Two Baptist lecture halls on Church Avenue, which are also on the development site, will be restored and converted into stores.

In June, SCAP sent the original development plans back to the drawing board after objections from nearby residents, Norwood Painham and St. Peters Council, and the government architect over the building’s proposed size.

At the time, groups argued that the original design was “over the top” and the building would “loom large” over Norwood as it exceeded the area’s normal six-story height limit.

The revised plans, which will be discussed by SCAP on Wednesday, show the developer has removed five apartments from the original 69-unit building and reconfigured the penthouses.

Rendering of the original eight-story apartment building proposed for The Parade at Norwood. Image: Cheesman Architects/Australasian Property Developments

Australasian Property Developments has unveiled a revised project for an eight-story apartment building at Parade. Image: Cheesman Architects/Australasian Property Developments

In a report to SCAP, state government planning official Carl Wöhle said the developer “attempted to reduce the perceived volume and scale of the development as viewed from The Parade by breaking the front facade into two segments.”

He recommended that SCAP grant conditional planning consent as the revised design “demonstrates a simplified architectural expression and materiality that alludes to the immediate terrain.”

“The revised building design visually breaks the constructed form into two elements, which reduces the perceived visual volume and mass of the building,” he wrote.

But both Norwood Payneham & St Peters Council and Design and Architect Office SA say they still have concerns about the proposed size of the building.

In a submission to SCAP, the council’s general manager for urban planning and the environment, Carlos Buzzetti, wrote that it was “commendable” that the developer revised the plans, but the changes “didn’t seem to have much of an impact on the bulk of the building.” .

He wrote that the design “still looks like one big building, completely out of proportion to any other building in the area.”

“The intended design simplification still leaves a very busy building with some odd interior layout resulting in a complex plan form that doesn’t seem quite solved,” he wrote.

“The Council continues to believe that the mass and volume of the building remain excessive.”

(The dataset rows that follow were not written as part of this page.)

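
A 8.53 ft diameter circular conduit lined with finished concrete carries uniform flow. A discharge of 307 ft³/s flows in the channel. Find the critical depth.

At critical depth, Q² T / (g A³) = 1, i.e. A³/T = Q²/g = 307²/32.2 = 2927.
Trying y = 3.76 ft: A³/T = 1689 — low.
Trying y = 5.54 ft: A³/T = 7448 — high.
Trying y = 4.34 ft: A³/T = 2923 — matches.

y_c = 4.34 ft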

Design and Architect Office SA Senior Design Consultant Aya Shirai-Dull wrote that the design changes were “effective in providing a visual separation of the building’s mass and volume”, but she said she still had issues.

“I note that the proposed amendment to the built-up form is limited to the northern facade, so my fundamental concerns about the intensity of development and the overall volume of the building remain,” she wrote.

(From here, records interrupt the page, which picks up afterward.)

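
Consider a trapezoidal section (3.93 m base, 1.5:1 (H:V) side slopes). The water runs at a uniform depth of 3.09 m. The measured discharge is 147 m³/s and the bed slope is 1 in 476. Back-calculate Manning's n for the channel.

n = 0.012

With bottom width b = 3.93 m and side slope z = 1.5: A = (b + zy)y = (3.93 + 1.5×3.09)×3.09 = 26.47 m²; P = b + 2y√(1+z²) = 3.93 + 2×3.09×1.803 = 15.07 m.
Hydraulic radius R = A/P = 26.47/15.07 = 1.756 m.
Rearranging Manning's equation: n = (1/Q) A R^(2/3) S^(1/2) = (1/147) × 26.47 × 1.756^(2/3) × √0.002101 = 0.012.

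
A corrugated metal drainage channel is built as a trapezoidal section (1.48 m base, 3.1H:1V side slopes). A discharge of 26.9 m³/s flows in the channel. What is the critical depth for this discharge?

At critical depth, Q² T / (g A³) = 1, i.e. A³/T = Q²/g = 26.9²/9.81 = 73.76.
At y = 1.33 m: A³/T = 42.55 — too small.
At y = 1.64 m: A³/T = 107.1 — too large.
At y = 1.51 m: A³/T = 74.26 — ≈ 73.76.

y_c = 1.51 m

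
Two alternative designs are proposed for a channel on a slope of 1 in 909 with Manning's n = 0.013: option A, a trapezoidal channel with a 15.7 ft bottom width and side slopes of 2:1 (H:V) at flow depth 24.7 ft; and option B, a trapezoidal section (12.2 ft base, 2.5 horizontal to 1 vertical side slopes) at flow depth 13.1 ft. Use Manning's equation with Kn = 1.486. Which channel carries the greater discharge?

Channel A: With bottom width b = 15.7 ft and side slope z = 2: A = (b + zy)y = (15.7 + 2×24.7)×24.7 = 1608 ft²; P = b + 2y√(1+z²) = 15.7 + 2×24.7×2.236 = 126.2 ft. Hydraulic radius R = A/P = 1608/126.2 = 12.75 ft. Q_A = (1.486/0.013)·1608·12.75^(2/3)·√0.0011 = 33260 ft³/s.
Channel B: With bottom width b = 12.2 ft and side slope z = 2.5: A = (b + zy)y = (12.2 + 2.5×13.1)×13.1 = 588.8 ft²; P = b + 2y√(1+z²) = 12.2 + 2×13.1×2.693 = 82.75 ft. Hydraulic radius R = A/P = 588.8/82.75 = 7.116 ft. Q_B = (1.486/0.013)·588.8·7.116^(2/3)·√0.0011 = 8260 ft³/s.
Q_A = 33260 ft³/s vs Q_B = 8260 ft³/s, so channel A carries more.

channel A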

“The amendments do not address my fundamental concerns about the proposed development.”

The developer advertised the proposed building as a “landmark” for the western end of The Parade, arguing that the design changes meant it would be “better in line with its surroundings”.

He argues that it should be allowed to exceed the six-story height limit for the area, as the development site is considered “significant”, meaning it can exceed the normal height limit by 30 percent.

“The proposal has been amended to create a significant niche in the facade facing the Parade,” wrote MasterPlan SA on behalf of Australasian Property Developments.

“The overall architectural expression has been revised to reduce visual complexity and simplify the material palette.

“We are confident that these amendments will create an iconic building on the west side of the ‘central’ parade that looks less elaborate and more in line with its surroundings than the proposal considered by SCAP at its June meeting.”

A heritage impact report prepared for the developer earlier this year said stores and Baptist lecture halls were “severely compromised” by multiple renovations.

It stated that the proposed development “will not remove the historical fabric that contributes significantly to their individual heritage value.”